Niagara-on-the-Lake’s resident horse-drawn carriage activists announced the end of any “official involvement” in the NOTL campaign via social media Tuesday.
That means while action may continue in the fight against the carriages, any protests or planned events will be done without the leadership of At War for Animals Niagara, spokesperson Adam Stirr said during a phone interview.
He said he was feeling a lot of pressure from the community to “push harder” with his protesting tactics, but that wasn’t something he was prepared to do. It was time for him to take a step back from leading the charge, he said, which will allow room for protests to possibly move in a new direction.
“There isn't going to be any kind of leaders or central organization. There won't be really any one group that can be singled out as running the protest. It's kind of going to be a decentralized collective of individuals,” he said.
Jennifer Jones-Butski, a spokesperson for the Locals for Carriages opposition group, said, while the reason for the announcement could be interpreted in many different ways, she thinks it might have to do the Bill 156, the Security from Trespass and Protecting Food Safety Act.
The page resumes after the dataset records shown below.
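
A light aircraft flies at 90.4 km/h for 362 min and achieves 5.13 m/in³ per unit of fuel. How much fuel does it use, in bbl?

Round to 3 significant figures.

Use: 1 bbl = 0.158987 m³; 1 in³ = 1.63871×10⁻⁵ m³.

90.4 km/h → 25.1111 m/s
362 min → 21720 s
d = v × t = 25.1111 × 21720 = 545413 m
5.13 m/in³ → 313051 m/m³
V = d / (distance per unit fuel) = 545413 / 313051 = 1.74225 m³
In bbl: 1.74225 / 0.158987 = 10.9584 bbl

11.0 bbl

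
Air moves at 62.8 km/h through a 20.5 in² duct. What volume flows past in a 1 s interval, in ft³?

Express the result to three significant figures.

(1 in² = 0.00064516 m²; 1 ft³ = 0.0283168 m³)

62.8 km/h × (1/3.6) → 17.4444 m/s
20.5 in² × 0.00064516 → 0.0132258 m²
V = v × A × t = 17.4444 m/s × 0.0132258 m² × 1 s = 0.230716 m³
0.230716 m³ ÷ (0.0283168 m³/ft³) = 8.14767 ft³

8.15 ft³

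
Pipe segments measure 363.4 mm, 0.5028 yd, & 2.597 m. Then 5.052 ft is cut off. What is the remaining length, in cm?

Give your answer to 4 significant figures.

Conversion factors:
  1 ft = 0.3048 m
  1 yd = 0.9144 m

363.4 mm × 0.001 = 0.3634 m
0.5028 yd × 0.9144 = 0.45976 m
2.597 m (already m)
5.052 ft × 0.3048 = 1.53985 m
Result: 0.3634 + 0.45976 + 2.597 − 1.53985 = 1.88031 m
In cm: 1.88031 / 0.01 = 188.031 cm

188.0 cm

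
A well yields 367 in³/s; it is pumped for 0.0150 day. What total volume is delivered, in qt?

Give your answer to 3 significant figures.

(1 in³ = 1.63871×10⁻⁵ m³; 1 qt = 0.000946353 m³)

367 in³/s → 0.00601407 m³/s
0.0150 day → 1296 s
V = Q × t = 0.00601407 × 1296 = 7.79423 m³
In qt: 7.79423 / 0.000946353 = 8236.07 qt

8240 qt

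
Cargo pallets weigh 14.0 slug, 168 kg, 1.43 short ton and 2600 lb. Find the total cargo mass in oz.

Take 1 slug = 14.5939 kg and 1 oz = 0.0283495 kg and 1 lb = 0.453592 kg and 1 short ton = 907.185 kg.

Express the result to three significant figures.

14.0 slug × 14.5939 → 204.315 kg
168 kg (already kg)
1.43 short ton × 907.185 → 1297.27 kg
2600 lb × 0.453592 → 1179.34 kg
Combined: 204.315 + 168 + 1297.27 + 1179.34 = 2848.92 kg
In oz: 2848.92 / 0.0283495 = 100493 oz

1.00×10⁵ oz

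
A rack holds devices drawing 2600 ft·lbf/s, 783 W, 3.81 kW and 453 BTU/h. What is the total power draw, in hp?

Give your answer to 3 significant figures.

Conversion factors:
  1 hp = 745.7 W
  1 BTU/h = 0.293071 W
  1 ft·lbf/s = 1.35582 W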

She said she believes the group posted its withdrawal in NOTL because “they know Bill 156 is inevitable.”
“They know Laura (Sentineal) spoke to the bill, and they know that means the carriages very likely could get legislative protection,” she said.
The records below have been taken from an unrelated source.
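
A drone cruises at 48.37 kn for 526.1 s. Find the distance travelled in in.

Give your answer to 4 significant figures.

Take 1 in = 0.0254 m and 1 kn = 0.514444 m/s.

5.154×10⁵ in

48.37 kn × 0.514444 → 24.8837 m/s
d = v × t = 24.8837 m/s × 526.1 s = 13091.3 m
13091.3 m ÷ (0.0254 m/in) = 515406 in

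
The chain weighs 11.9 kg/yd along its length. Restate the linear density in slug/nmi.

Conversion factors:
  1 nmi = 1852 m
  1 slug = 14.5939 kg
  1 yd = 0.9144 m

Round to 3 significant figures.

11.9 kg/yd ÷ 0.9144 m/yd = 13.014 kg/m
13.014 kg/m ÷ 14.5939 kg/slug × 1852 m/nmi = 1651.51 slug/nmi

1650 slug/nmi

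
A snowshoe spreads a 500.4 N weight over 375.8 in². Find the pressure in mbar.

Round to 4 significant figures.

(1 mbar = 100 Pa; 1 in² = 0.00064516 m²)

20.64 mbar

375.8 in² × 0.00064516 = 0.242451 m²
P = F / A = 500.4 N / 0.242451 m² = 2063.92 Pa
2063.92 Pa ÷ (100 Pa/mbar) = 20.6392 mbar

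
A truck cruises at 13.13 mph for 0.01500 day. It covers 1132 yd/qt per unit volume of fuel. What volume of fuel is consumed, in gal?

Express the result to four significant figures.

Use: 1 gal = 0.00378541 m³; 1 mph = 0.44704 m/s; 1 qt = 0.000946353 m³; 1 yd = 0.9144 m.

13.13 mph → 5.86964 m/s
0.01500 day → 1296 s
d = v × t = 5.86964 × 1296 = 7607.05 m
1132 yd/qt → 1.09378×10⁶ m/m³
V = d / (distance per unit fuel) = 7607.05 / 1.09378×10⁶ = 0.00695483 m³
In gal: 0.00695483 / 0.00378541 = 1.83727 gal

1.837 gal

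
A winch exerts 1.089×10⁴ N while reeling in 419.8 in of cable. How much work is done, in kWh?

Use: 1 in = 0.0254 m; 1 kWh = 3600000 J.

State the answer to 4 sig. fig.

419.8 in × 0.0254 → 10.6629 m
W = F × d = 10890 N × 10.6629 m = 116119 J
116119 J ÷ (3600000 J/kWh) = 0.0322553 kWh

0.03226 kWh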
If the carriages do not get more protection through the bill, she said it could also mean the carriages could become a larger target, she said.
“I honestly don't blame him for wanting to take a step back and advising everyone that they're liable for themselves at this stage in the game. There are a lot of very angry, radical people out there,” Jones-Butski said.
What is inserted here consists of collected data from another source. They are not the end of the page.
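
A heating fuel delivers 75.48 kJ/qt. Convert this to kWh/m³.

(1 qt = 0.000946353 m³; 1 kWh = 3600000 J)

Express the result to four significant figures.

75.48 kJ/qt × 1000 J/kJ ÷ 0.000946353 m³/qt = 7.97588×10⁷ J/m³
7.97588×10⁷ J/m³ ÷ 3600000 J/kWh = 22.1552 kWh/m³

22.16 kWh/m³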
Stirr said At War for Animals Niagara will remain intact, but its role will shift toward documenting and recording protests and events as they’re happening.
“We're going to transition into more of a media outlet for animal rights stuff in the region. So, we're going to be covering different events from an animal rights perspective,” he said.
But he said he wasn't sure the carriage supporters could count this as a win yet.
“I think it might be a little premature to start calling this a win. They might want to see what moves in after us. They might find themselves begging for us to come back,” he said, adding he doesn't know what that new direction could look like.
“Every single individual that will be present is there representing themselves and they will each govern themselves accordingly as to what they feel that they want to be doing,” Stirr said.